During his fourth visit with his father since he was arrested, Rolando Vargas said his father requested he tell other members of his family that, “I love them very much.”

If convicted the two men could face 20-year prison sentences.

According to U.S. public defender Jeffrey Everhart, the presiding judge declared it a “complex” case, meaning a trial date would likely be pushed back from April 12 to sometime in August. Everhart requested more time to review the many documents entered into evidence in the case.

A plea bargain would mean the two men could still face a 20-year sentence, but Everhart said it is likely that a guilty plea would result in a reduced sentence.

Castillo, who was born in Costa Rica but is a nationalized U.S. citizen, has been living with his wife and children for the past 20 years in a New Jersey suburb. His family insists that he is innocent. His wife, Zaida Soto, described him as a “very humble and hard-working father that always supported his family.”

Soto said her husband, like other immigrants in the U.S., took the jobs he could get, working in restaurants while he studied English. He learned accounting and became a public accountant, she said.

“He always wanted to better himself so that he could provide more for us,” said Soto, who was fighting back tears as she spoke with The Tico Times outside the Virginia courthouse where the two men were arraigned.

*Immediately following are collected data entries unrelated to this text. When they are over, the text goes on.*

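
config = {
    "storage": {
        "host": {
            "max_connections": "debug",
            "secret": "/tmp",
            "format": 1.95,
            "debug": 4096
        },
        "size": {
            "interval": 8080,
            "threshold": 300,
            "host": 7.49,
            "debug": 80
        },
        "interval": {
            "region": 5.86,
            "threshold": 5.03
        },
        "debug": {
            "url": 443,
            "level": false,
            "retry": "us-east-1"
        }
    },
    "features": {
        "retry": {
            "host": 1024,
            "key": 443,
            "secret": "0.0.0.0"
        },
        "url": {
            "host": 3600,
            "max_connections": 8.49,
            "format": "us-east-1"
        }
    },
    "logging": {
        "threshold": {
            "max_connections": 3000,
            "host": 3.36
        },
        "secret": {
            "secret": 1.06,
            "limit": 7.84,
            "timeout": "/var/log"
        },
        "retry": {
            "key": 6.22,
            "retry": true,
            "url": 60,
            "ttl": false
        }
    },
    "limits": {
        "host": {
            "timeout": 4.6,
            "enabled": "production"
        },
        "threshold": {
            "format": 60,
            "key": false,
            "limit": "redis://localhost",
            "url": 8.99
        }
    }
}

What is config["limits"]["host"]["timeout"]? 4.6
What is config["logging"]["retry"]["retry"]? True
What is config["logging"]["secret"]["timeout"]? "/var/log"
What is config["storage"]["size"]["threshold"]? 300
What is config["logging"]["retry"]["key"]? 6.22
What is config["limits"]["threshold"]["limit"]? "redis://localhost"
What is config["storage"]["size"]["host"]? 7.49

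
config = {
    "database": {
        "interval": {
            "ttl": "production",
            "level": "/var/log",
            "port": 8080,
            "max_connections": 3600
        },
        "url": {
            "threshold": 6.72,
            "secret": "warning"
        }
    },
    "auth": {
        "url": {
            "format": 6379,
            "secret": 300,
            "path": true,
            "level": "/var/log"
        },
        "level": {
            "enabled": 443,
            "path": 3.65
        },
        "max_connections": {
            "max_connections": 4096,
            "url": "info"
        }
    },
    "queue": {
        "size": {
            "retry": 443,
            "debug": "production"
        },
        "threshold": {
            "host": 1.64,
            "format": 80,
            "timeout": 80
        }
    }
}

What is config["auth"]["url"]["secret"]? 300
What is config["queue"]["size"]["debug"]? "production"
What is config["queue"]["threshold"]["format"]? 80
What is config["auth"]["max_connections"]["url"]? "info"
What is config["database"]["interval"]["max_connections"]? 3600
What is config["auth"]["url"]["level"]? "/var/log"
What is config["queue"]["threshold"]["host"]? 1.64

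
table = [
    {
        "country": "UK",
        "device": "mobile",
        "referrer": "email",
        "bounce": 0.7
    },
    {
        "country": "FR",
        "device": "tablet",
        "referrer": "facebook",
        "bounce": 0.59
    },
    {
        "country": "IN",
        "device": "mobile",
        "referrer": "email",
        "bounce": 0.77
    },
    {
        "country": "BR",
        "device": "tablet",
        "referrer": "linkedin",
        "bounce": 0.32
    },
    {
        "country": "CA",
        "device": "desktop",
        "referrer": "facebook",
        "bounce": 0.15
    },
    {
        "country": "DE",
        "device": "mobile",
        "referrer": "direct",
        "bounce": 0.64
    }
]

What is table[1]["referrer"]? "facebook"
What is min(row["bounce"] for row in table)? 0.15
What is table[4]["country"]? "CA"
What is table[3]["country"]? "BR"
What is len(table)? 6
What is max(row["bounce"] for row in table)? 0.77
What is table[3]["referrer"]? "linkedin"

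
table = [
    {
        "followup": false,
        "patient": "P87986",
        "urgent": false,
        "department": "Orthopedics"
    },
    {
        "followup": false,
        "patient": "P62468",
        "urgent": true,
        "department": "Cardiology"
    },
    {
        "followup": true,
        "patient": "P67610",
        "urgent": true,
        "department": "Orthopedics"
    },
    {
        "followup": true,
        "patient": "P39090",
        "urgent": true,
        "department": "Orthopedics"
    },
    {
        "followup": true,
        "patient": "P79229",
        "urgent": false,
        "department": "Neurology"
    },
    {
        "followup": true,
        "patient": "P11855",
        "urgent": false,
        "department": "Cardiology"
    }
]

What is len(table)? 6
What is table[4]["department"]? "Neurology"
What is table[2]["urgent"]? True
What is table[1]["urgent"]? True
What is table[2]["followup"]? True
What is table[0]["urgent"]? False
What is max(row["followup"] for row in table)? True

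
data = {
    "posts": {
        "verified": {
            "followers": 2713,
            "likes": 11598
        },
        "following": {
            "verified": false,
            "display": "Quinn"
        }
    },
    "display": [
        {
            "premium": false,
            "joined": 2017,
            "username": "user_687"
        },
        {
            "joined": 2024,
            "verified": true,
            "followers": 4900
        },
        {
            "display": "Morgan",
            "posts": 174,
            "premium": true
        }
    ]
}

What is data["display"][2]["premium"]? True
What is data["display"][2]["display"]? "Morgan"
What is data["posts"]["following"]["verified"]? False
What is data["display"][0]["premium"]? False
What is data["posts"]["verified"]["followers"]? 2713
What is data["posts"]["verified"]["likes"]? 11598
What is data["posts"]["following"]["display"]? "Quinn"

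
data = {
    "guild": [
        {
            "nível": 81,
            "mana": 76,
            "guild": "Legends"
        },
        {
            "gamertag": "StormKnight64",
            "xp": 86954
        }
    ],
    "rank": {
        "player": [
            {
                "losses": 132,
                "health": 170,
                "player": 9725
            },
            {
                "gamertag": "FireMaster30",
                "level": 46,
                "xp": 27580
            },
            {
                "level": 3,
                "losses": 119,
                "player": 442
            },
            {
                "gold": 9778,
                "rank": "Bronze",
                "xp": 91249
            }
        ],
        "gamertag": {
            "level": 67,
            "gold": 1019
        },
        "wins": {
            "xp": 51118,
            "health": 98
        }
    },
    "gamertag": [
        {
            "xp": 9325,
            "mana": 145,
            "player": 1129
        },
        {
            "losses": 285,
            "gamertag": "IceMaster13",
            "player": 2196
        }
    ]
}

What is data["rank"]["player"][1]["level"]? 46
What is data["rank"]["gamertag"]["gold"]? 1019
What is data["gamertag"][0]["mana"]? 145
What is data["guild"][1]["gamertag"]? "StormKnight64"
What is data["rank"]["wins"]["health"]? 98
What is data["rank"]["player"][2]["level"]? 3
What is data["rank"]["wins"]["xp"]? 51118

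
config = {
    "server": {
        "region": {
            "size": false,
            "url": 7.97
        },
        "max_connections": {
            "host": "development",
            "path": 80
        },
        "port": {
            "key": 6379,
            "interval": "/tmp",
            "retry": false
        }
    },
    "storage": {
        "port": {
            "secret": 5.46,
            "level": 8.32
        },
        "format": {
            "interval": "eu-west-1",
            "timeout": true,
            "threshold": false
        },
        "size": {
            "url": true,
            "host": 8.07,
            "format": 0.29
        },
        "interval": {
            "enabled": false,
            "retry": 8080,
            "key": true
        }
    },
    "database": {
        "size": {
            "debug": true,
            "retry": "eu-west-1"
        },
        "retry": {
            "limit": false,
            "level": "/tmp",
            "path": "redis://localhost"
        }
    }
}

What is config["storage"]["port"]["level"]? 8.32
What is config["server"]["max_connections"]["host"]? "development"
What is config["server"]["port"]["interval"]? "/tmp"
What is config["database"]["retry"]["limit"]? False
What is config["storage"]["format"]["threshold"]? False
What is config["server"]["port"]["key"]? 6379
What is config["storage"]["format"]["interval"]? "eu-west-1"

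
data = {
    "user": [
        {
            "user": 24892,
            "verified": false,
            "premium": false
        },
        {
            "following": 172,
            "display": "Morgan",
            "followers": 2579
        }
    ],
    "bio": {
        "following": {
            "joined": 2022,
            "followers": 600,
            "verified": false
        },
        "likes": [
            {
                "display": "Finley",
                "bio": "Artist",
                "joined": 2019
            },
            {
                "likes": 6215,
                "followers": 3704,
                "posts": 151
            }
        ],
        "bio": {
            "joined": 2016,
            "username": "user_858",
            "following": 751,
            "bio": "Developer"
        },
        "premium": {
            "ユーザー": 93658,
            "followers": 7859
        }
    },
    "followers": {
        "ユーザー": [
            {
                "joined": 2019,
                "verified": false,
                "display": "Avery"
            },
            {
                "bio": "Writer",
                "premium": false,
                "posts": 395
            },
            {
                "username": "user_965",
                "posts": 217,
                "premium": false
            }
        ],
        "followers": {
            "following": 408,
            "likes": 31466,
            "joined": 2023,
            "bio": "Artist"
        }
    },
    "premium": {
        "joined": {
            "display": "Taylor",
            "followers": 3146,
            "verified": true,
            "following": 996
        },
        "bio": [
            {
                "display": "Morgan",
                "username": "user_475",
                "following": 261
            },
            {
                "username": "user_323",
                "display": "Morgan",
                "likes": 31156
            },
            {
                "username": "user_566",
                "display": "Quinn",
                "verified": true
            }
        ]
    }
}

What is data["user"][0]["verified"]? False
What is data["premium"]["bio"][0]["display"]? "Morgan"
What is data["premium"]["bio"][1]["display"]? "Morgan"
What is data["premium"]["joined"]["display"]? "Taylor"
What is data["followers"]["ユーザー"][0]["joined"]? 2019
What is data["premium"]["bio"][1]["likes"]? 31156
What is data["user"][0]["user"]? 24892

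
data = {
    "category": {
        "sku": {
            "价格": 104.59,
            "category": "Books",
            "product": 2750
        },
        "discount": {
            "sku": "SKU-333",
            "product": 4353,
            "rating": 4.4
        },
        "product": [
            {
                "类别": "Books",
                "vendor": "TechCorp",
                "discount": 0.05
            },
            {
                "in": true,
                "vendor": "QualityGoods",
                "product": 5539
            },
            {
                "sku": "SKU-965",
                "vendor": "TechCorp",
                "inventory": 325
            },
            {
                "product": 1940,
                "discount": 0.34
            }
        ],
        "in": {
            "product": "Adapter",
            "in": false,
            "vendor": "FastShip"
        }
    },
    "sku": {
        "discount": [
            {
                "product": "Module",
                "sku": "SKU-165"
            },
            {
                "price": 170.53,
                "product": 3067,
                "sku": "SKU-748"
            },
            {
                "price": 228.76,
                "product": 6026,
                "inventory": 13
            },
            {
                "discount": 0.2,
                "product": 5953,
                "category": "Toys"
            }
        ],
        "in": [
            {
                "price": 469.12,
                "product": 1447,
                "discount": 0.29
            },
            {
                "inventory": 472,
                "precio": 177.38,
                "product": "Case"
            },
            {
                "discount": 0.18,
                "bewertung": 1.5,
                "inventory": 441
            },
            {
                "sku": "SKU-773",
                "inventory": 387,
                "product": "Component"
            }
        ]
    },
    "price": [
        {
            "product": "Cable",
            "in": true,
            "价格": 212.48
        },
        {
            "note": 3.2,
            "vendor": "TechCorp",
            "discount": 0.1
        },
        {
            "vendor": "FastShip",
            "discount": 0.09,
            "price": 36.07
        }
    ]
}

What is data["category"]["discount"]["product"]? 4353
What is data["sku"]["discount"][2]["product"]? 6026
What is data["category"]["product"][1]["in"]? True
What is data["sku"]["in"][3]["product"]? "Component"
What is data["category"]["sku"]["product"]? 2750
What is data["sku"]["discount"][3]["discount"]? 0.2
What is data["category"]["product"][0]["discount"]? 0.05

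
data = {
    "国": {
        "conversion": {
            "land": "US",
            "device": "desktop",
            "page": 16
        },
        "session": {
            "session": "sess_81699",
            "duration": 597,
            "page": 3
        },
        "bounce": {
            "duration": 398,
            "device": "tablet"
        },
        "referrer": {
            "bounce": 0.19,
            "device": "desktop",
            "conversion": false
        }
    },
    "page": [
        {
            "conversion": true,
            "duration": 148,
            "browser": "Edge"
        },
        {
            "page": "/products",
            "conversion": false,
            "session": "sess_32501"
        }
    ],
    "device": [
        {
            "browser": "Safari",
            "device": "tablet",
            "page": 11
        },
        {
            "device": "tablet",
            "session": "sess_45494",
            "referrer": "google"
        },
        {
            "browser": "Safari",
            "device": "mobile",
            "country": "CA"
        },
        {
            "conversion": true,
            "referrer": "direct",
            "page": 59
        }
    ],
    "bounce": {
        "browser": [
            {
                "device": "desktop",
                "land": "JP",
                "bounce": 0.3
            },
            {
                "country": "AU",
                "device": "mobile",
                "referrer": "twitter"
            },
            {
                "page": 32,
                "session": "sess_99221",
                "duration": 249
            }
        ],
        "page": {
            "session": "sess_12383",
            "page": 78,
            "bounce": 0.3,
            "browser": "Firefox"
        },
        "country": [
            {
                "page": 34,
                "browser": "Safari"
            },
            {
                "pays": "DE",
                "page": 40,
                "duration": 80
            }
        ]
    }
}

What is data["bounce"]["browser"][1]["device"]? "mobile"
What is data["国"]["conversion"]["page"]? 16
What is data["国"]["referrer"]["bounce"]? 0.19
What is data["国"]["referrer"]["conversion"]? False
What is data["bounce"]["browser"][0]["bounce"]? 0.3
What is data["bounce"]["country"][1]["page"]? 40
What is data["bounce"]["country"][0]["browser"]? "Safari"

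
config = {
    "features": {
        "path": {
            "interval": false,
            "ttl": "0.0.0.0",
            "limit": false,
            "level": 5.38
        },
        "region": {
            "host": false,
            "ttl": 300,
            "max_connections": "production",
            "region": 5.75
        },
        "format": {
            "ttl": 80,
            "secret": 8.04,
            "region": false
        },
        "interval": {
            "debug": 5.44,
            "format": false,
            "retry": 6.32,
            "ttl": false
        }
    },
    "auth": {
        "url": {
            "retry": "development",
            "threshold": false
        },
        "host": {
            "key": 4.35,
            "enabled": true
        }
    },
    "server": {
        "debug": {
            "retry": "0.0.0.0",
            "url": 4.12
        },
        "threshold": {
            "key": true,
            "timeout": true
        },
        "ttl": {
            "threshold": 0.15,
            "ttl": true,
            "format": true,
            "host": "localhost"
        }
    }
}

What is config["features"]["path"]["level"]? 5.38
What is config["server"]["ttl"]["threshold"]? 0.15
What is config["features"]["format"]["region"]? False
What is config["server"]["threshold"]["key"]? True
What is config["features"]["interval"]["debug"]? 5.44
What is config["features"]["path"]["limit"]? False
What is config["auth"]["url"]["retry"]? "development"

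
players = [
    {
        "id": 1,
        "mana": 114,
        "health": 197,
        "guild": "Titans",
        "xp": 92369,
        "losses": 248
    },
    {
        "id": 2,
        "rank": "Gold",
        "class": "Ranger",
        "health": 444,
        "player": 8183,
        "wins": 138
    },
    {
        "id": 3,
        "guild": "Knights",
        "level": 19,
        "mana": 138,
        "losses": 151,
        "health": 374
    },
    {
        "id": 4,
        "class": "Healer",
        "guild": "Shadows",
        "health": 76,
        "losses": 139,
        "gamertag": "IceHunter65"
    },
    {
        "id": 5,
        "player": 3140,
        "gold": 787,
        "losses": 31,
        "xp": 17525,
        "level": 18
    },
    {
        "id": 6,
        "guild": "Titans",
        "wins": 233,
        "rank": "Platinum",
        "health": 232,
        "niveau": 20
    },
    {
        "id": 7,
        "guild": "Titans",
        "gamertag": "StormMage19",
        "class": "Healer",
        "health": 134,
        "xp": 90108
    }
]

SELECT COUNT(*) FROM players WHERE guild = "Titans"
3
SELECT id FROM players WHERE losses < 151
[4, 5]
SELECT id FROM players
[1, 2, 3, 4, 5, 6, 7]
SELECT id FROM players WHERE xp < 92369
[5, 7]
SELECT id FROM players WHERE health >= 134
[1, 2, 3, 6, 7]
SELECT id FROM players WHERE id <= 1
[1]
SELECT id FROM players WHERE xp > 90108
[1]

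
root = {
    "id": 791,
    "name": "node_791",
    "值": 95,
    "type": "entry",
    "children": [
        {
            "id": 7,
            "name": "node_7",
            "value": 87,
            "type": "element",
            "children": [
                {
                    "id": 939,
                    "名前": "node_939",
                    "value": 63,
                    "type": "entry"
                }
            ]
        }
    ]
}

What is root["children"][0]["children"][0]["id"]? 939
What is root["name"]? "node_791"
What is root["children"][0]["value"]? 87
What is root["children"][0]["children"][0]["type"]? "entry"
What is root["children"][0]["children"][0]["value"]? 63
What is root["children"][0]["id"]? 7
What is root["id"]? 791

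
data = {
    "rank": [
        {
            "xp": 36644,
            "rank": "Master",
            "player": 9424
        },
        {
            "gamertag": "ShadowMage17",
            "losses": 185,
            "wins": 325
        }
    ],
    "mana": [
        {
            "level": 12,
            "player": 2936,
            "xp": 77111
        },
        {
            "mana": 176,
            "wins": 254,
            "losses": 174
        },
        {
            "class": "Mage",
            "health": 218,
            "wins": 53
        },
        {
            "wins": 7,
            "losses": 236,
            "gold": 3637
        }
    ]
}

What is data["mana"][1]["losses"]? 174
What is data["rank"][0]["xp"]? 36644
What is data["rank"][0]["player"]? 9424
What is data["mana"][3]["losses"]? 236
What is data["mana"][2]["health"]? 218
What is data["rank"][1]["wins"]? 325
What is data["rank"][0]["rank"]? "Master"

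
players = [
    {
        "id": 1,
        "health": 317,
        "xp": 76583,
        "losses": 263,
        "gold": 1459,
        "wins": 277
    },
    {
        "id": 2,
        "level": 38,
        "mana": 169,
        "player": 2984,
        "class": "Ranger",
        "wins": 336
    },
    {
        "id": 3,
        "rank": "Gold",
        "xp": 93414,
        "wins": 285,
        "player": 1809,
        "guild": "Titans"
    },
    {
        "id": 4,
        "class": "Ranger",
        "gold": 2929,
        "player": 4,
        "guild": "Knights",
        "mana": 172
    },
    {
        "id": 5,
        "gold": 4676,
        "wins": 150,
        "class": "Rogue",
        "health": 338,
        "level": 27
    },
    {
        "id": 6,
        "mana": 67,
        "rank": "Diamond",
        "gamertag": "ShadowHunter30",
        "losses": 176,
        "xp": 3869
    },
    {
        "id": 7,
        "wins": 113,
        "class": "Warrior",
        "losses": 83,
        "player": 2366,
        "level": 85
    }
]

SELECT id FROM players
[1, 2, 3, 4, 5, 6, 7]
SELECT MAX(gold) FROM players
4676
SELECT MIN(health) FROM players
317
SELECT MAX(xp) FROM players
93414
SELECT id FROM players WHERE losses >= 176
[1, 6]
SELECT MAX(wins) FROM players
336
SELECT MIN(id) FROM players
1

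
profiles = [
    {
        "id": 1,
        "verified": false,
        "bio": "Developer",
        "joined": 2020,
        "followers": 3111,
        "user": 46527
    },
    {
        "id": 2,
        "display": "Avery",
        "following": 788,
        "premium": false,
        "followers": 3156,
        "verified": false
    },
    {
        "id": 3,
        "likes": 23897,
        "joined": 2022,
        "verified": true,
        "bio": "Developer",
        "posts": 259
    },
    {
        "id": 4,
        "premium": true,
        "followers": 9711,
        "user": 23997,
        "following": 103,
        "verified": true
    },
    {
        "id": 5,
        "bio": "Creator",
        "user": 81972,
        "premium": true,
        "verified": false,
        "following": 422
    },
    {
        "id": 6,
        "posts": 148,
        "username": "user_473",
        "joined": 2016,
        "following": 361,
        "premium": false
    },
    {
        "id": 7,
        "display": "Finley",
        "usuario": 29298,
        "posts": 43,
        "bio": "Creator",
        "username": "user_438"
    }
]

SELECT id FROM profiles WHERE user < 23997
[]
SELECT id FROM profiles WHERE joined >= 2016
[1, 3, 6]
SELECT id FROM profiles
[1, 2, 3, 4, 5, 6, 7]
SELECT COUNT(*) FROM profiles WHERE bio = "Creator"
2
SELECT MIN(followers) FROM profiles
3111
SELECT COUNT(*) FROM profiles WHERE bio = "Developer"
2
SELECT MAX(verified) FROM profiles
True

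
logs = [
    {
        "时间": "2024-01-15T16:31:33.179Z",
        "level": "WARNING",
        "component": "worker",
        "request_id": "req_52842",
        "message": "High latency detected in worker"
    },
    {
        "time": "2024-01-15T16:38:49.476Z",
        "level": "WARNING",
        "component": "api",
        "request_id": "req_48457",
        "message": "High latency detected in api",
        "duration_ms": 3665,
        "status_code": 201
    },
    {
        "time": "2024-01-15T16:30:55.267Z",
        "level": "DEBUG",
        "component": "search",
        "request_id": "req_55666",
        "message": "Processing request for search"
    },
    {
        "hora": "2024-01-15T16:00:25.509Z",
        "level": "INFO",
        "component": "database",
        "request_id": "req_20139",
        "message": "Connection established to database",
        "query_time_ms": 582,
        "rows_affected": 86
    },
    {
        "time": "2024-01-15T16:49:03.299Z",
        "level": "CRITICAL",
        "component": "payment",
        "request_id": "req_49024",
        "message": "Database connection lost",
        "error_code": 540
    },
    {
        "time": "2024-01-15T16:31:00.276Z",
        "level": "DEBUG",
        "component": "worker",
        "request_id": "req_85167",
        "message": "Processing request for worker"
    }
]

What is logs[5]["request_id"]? "req_85167"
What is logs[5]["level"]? "DEBUG"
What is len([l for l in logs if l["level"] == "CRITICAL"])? 1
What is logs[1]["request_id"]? "req_48457"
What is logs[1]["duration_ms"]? 3665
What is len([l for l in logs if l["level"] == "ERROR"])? 0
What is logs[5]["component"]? "worker"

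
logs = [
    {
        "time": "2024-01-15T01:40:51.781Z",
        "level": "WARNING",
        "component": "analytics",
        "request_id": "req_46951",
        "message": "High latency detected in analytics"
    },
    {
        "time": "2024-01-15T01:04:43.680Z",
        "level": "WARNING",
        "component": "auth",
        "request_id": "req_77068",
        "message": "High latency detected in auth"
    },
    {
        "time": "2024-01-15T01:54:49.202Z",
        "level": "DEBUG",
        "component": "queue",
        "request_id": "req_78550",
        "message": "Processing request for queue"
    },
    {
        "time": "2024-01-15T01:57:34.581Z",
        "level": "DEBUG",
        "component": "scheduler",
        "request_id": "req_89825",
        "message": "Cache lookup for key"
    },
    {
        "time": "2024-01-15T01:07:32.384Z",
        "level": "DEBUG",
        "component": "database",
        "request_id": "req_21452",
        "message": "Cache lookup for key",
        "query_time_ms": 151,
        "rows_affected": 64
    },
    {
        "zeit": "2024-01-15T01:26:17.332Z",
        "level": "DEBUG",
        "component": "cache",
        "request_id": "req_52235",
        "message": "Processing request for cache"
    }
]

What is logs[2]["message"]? "Processing request for queue"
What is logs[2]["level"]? "DEBUG"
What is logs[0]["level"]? "WARNING"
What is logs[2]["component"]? "queue"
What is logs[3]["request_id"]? "req_89825"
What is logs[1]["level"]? "WARNING"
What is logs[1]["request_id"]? "req_77068"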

While Castillo could face a 20-year prison sentence, because he was an outside auditor he will likely face a lesser sentence of 12 years, and if convicted could be released in as few as five years with good behavior, according to a legal analyst consulted about the case. 

Since his arrest, Minor Vargas’ family has been reclusive. Castillo’s family, however,  has repeatedly expressed their anguish over the case. They also have harsh words for members of the Costa Rican press, who they say have, “treated us very badly by publishing stories that aren’t true,” said Castillo’s cousin Luis Lora.

“[The press] has crucified [Vargas and Castillo] without even giving them a chance to go to trial,” Lora said.

Lora said he believes Castillo was an unknowing participant in the scheme. Both men are charged in the same civil and criminal cases, and are facing the same charges. But they have different lawyers to prevent “conflicts of interests,” said the legal expert, who asked to remain anonymous.

In January, the U.S. Securities and Exchange Commission filed a civil suit seeking emergency relief “to halt a massive and ongoing fraud” by PCI, a Costa Rica-based company that offered financial guarantee bonds on life settlements and claims, according to the SEC lawsuit.

PCI allegedly promised to pay death benefits if a policyholder lived beyond an estimated life expectancy. The company had offered the policies in the U.S. and abroad since the mid-2000s.

The SEC claims that Vargas and Castillo “misrepresented PCI’s ability to satisfy its obligations under those bonds by making material misrepresentations about whether PCI’s financial statements had been audited, the assets that backed PCI’s bonds, PCI’s credit rating and the availability of reinsurance to cover claims on PCI’s bonds.”

Because both men are considered flight risks, a judge will likely deny them bond and conditional release.

Meanwhile, the accused and their families await the next step in the case – a new hearing to set a trial date.